In Beantwortung Deiner Anfrage hier eine kurze Stellungnahme:

Vorangestellt sei -

=> Podologenleistungen sind:

Verletzungsfreie Hornhautabtragung an den Füßen, um Hautschädigungen, Risse und Entzündungen zu vermeiden
Verletzungsfreie Beseitigung von abnormen Nagelbildungen durch Schleifen, Fräsen und Schneiden der krankhaft verdickten Zehennägel
Untersuchung des Fußes auf Verletzungen, Entzündungen, Blasen, Geschwüre, offene Wunden, Druckstellen, Hühneraugen, Pilzerkrankungen, Warzen oder eingewachsene Fußnägel
Unterweisung des Patienten in Fuß-, Haut- und Nagelpflege
Prüfung des vorhandenen Schuhwerks auf die ideale Paßform

Medizinische Fußpflege bedeutet Krankenbehandlung im Sinne von Heilkundeausübung und ist Ärzten, Heilpraktikern und Podologen vorbehalten. Sie ist als heilberufliche Tätigkeit gesetzlich geregelt und wird auf Grundlage einer ärztlichen Verschreibung durchgeführt.

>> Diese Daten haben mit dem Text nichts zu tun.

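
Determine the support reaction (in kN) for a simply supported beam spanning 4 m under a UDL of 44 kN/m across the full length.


Total load = w * L = 44 * 4 = 176 kN
By symmetry, each reaction R = total / 2 = 176 / 2 = 88.0 kN

88.0 kN


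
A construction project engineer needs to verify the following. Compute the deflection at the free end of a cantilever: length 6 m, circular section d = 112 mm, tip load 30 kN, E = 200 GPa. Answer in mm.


I = pi * d^4 / 64 = pi * 112^4 / 64 = 7723995.1 mm^4
L = 6000.0 mm, P = 30000.0 N, E = 200000.0 MPa
delta = P * L^3 / (3 * E * I)
= 30000.0 * 6000.0^3 / (3 * 200000.0 * 7723995.1)
= 1398.2401 mm

1398.2401 mm


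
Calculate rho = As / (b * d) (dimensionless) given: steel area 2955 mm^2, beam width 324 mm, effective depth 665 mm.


rho = As / (b * d)
= 2955 / (324 * 665)
= 2955 / 215460
= 0.013715 (dimensionless)

0.013715 (dimensionless)


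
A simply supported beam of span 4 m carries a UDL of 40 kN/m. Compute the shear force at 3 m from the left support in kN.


R_A = w * L / 2 = 40 * 4 / 2 = 80.0 kN
V(x) = R_A - w * x = 80.0 - 40 * 3
= -40.0 kN

-40.0 kN


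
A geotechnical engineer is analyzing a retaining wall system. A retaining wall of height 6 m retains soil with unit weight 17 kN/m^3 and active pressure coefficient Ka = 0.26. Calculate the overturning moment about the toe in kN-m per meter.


Pa = 0.5 * Ka * gamma * H^2
= 0.5 * 0.26 * 17 * 6^2
= 79.56 kN/m
Arm = H / 3 = 6 / 3 = 2.0 m
Mo = Pa * arm = Pa * H / 3 = 79.56 * 6 / 3 = 159.12 kN-m/m

159.12 kN-m/m


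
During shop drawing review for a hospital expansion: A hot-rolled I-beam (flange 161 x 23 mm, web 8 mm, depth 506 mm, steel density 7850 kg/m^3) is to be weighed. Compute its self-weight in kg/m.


A_flanges = 2 * 161 * 23 = 7406 mm^2
A_web = (506 - 2 * 23) * 8 = 3680 mm^2
A_total = 7406 + 3680 = 11086 mm^2 = 0.011086 m^2
Weight = rho * A = 7850 * 0.011086 = 87.0251 kg/m

87.0251 kg/m


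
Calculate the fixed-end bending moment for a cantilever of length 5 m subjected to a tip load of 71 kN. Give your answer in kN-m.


For a cantilever with a point load at the free end:
M_max = P * L = 71 * 5 = 355 kN-m

355 kN-m


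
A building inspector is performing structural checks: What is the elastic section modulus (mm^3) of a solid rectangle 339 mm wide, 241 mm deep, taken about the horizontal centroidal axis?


S = b * h^2 / 6
= 339 * 241^2 / 6
= 339 * 58081 / 6
= 3281576.5 mm^3

3281576.5 mm^3


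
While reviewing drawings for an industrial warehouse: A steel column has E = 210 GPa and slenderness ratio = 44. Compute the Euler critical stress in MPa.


sigma_cr = pi^2 * E / lambda^2
= 9.8696 * 210000.0 / 44^2
= 9.8696 * 210000.0 / 1936
= 1070.5666 MPa

1070.5666 MPa


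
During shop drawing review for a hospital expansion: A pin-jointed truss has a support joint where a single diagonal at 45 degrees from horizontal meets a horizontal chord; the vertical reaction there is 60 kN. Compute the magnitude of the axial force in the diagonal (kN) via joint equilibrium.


At the joint, only the diagonal has a vertical component, so vertical equilibrium gives:
F * sin(45) = 60
F = 60 / sin(45)
= 60 / 0.707107
= 84.85 kN

84.85 kN


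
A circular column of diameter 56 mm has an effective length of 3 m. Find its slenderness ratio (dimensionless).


Radius of gyration r = d / 4 = 56 / 4 = 14.0 mm
L_eff = 3000.0 mm
Slenderness ratio = L / r = 3000.0 / 14.0 = 214.29 (dimensionless)

214.29 (dimensionless)


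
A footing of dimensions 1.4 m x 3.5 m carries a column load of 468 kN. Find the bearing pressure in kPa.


A = 1.4 * 3.5 = 4.9 m^2
q = P / A = 468 / 4.9
= 95.5102 kPa

95.5102 kPa


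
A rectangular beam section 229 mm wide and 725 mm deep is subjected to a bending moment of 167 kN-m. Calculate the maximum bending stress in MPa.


I = b * h^3 / 12 = 229 * 725^3 / 12 = 7272240885.42 mm^4
y = h / 2 = 725 / 2 = 362.5 mm
M = 167 kN-m = 167000000.0 N-mm
sigma = M * y / I = 167000000.0 * 362.5 / 7272240885.42
= 8.32 MPa

8.32 MPa


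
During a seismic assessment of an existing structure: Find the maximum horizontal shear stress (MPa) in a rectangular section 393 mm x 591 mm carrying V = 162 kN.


A = b * h = 393 * 591 = 232263 mm^2
V = 162 kN = 162000.0 N
tau_max = 1.5 * V / A = 1.5 * 162000.0 / 232263
= 1.0462 MPa

1.0462 MPa


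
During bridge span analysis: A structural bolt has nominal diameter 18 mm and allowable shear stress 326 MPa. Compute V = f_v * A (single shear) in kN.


A = pi * d^2 / 4 = pi * 18^2 / 4 = 254.469 mm^2
V = f_v * A / 1000 = 326 * 254.469 / 1000
= 82.9569 kN

82.9569 kN


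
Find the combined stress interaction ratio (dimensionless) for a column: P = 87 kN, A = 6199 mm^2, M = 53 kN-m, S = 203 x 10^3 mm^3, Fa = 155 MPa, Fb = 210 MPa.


f_a = P / A = 87000.0 / 6199 = 14.0345 MPa
f_b = M / S = 53000000.0 / 203000.0 = 261.0837 MPa
Ratio = f_a / Fa + f_b / Fb
= 14.0345 / 155 + 261.0837 / 210
= 1.3338 (dimensionless)

1.3338 (dimensionless)


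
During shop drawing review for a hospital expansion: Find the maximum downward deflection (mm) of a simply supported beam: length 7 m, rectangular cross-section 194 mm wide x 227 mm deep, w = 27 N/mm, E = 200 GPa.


I = 194 * 227^3 / 12 = 189102841.83 mm^4
L = 7000.0 mm, w = 27 N/mm, E = 200000.0 MPa
delta = 5 * w * L^4 / (384 * E * I)
= 5 * 27 * 7000.0^4 / (384 * 200000.0 * 189102841.83)
= 22.3186 mm

22.3186 mm


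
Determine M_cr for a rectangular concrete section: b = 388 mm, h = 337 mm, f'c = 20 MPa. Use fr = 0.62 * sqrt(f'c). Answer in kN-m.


fr = 0.62 * sqrt(20) = 0.62 * 4.4721 = 2.7727 MPa
I = 388 * 337^3 / 12 = 1237485680.33 mm^4
y_t = 168.5 mm
M_cr = fr * I / y_t = 2.7727 * 1237485680.33 / 168.5 N-mm
= 20.3632 kN-m

20.3632 kN-m


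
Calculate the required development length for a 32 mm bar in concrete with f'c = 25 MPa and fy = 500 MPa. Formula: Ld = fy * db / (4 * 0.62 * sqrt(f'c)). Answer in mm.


Ld = (fy * db) / (4 * 0.62 * sqrt(f'c))
= (500 * 32) / (4 * 0.62 * sqrt(25))
= 16000 / 12.4
= 1290.32 mm

1290.32 mm


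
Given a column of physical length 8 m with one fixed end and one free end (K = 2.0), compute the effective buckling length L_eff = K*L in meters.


L_eff = K * L
= 2.0 * 8
= 16.0 m

16.0 m


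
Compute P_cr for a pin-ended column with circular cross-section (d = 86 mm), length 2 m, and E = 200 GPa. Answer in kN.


I = pi * d^4 / 64 = 2685120.03 mm^4
L = 2000.0 mm
P_cr = pi^2 * E * I / L^2
= 9.8696 * 200000.0 * 2685120.03 / 2000.0^2
= 1325053.62 N = 1325.0536 kN

1325.0536 kN


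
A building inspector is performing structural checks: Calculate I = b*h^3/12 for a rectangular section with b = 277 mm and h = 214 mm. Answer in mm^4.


I = b * h^3 / 12
= 277 * 214^3 / 12
= 277 * 9800344 / 12
= 226224607.33 mm^4

226224607.33 mm^4


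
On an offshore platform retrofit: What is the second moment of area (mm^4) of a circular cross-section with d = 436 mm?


r = d / 2 = 436 / 2 = 218.0 mm
I = pi * r^4 / 4 = pi * 218.0^4 / 4
= 1773845766.37 mm^4

1773845766.37 mm^4


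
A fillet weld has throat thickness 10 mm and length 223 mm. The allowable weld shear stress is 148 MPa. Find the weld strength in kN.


Strength = throat * length * allowable stress
= 10 * 223 * 148 N
= 330040 N
= 330.04 kN

330.04 kN


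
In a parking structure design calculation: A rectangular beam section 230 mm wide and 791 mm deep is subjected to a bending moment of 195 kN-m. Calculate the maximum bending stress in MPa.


I = b * h^3 / 12 = 230 * 791^3 / 12 = 9485845360.83 mm^4
y = h / 2 = 791 / 2 = 395.5 mm
M = 195 kN-m = 195000000.0 N-mm
sigma = M * y / I = 195000000.0 * 395.5 / 9485845360.83
= 8.13 MPa

8.13 MPa


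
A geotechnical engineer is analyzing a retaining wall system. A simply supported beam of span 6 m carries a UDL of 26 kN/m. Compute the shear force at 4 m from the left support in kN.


R_A = w * L / 2 = 26 * 6 / 2 = 78.0 kN
V(x) = R_A - w * x = 78.0 - 26 * 4
= -26.0 kN

-26.0 kN


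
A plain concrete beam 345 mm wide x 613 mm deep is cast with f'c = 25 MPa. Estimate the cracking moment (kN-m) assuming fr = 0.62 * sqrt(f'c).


fr = 0.62 * sqrt(25) = 0.62 * 5.0 = 3.1 MPa
I = 345 * 613^3 / 12 = 6622458913.75 mm^4
y_t = 306.5 mm
M_cr = fr * I / y_t = 3.1 * 6622458913.75 / 306.5 N-mm
= 66.9808 kN-m

66.9808 kN-m


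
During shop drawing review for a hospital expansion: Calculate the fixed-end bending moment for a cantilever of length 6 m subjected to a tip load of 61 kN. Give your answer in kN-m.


For a cantilever with a point load at the free end:
M_max = P * L = 61 * 6 = 366 kN-m

366 kN-m


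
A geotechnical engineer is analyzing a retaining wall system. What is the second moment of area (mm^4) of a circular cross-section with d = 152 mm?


r = d / 2 = 152 / 2 = 76.0 mm
I = pi * r^4 / 4 = pi * 76.0^4 / 4
= 26202591.76 mm^4

26202591.76 mm^4


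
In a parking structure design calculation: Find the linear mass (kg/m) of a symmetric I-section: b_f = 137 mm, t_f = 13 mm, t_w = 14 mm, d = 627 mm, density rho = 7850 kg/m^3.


A_flanges = 2 * 137 * 13 = 3562 mm^2
A_web = (627 - 2 * 13) * 14 = 8414 mm^2
A_total = 3562 + 8414 = 11976 mm^2 = 0.011976 m^2
Weight = rho * A = 7850 * 0.011976 = 94.0116 kg/m

94.0116 kg/m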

Zu einer enventuell möglichen Nachfrage, warum eine selbständige Versorgung der Füße nicht möglich ist:

Michael hat keine heilkundliche Ausbildung und somit keine Befähigung die oben ausgeführten Tätigkeiten an sich selbst zu erbringen. Ebenfalls ist es aufgrund seiner Größe (2,03 m) und der Empfindungsstörungen aufgrund seiner Polyneuropathie in seinen Füßen schwierig für ihn, selber eine fachgerechte Fußpflege ohne Schädigung des Nagelbetts, seiner Fußsohlen etc. an sich selbst durchzuführen. Er würde nicht merken, wenn er sich durch eine „unprofessionelle Fuß-Selbstversorgung“ selbst verletzen würde. Nur anhand von Blutungen oder Entzündungen würde er es verspätet merken, und zwar dann, wenn er sich schon verletzt hat.

Die Verletzungen würden sich entzünden oder es würden sich Risse der Fußsohlen bilden, welche die bereits vorhandenen Schmerzen noch mehr verstärken bzw., wie es im Dezember 2018 der Fall war, eine Teilnahme am täglichen Leben soweit einschränken, dass die Lebensqualität erheblich eingeschränkt ist. Ebenso könnten Folgeschäden entstehen, da die Behandlung mit den TKIs dann eingestellt werden muss, und die Krebszellen entsprechend weiter wachsen bzw. sich auch weiter verbreiten können, welches wiederum zu Folgeschäden mit unabsehbaren Folgen für die Gesundheit meines Mannes führen kann.

Bei dem Hand-Fußsyndrom wächst durch die Einnahme von TKI´s u.a. die Hornhaus an den Füßen so schnell nach, dass die dann dicke Hornhaut - dann zusätzlich zu den bereits vorhandenen Fußschmerzen - beim Laufen einen Druckschmerz hervorruft. Durch die podologische Fußpflege wird die schnell nachgewachsene Hornhaut dann medizinisch fachgerecht entfernt und damit werden die Schmerzen und die Gefahr des Einreissens der Füße ge- bis verhindert.

Sollten noch weitere Informationen benötigt werden oder wir noch etwas beitragen können, melde Dich bitte. Konnten urlaubsbedingt vorher nicht antworten. Hoffen, die Antwort kommt noch zeitgemäß.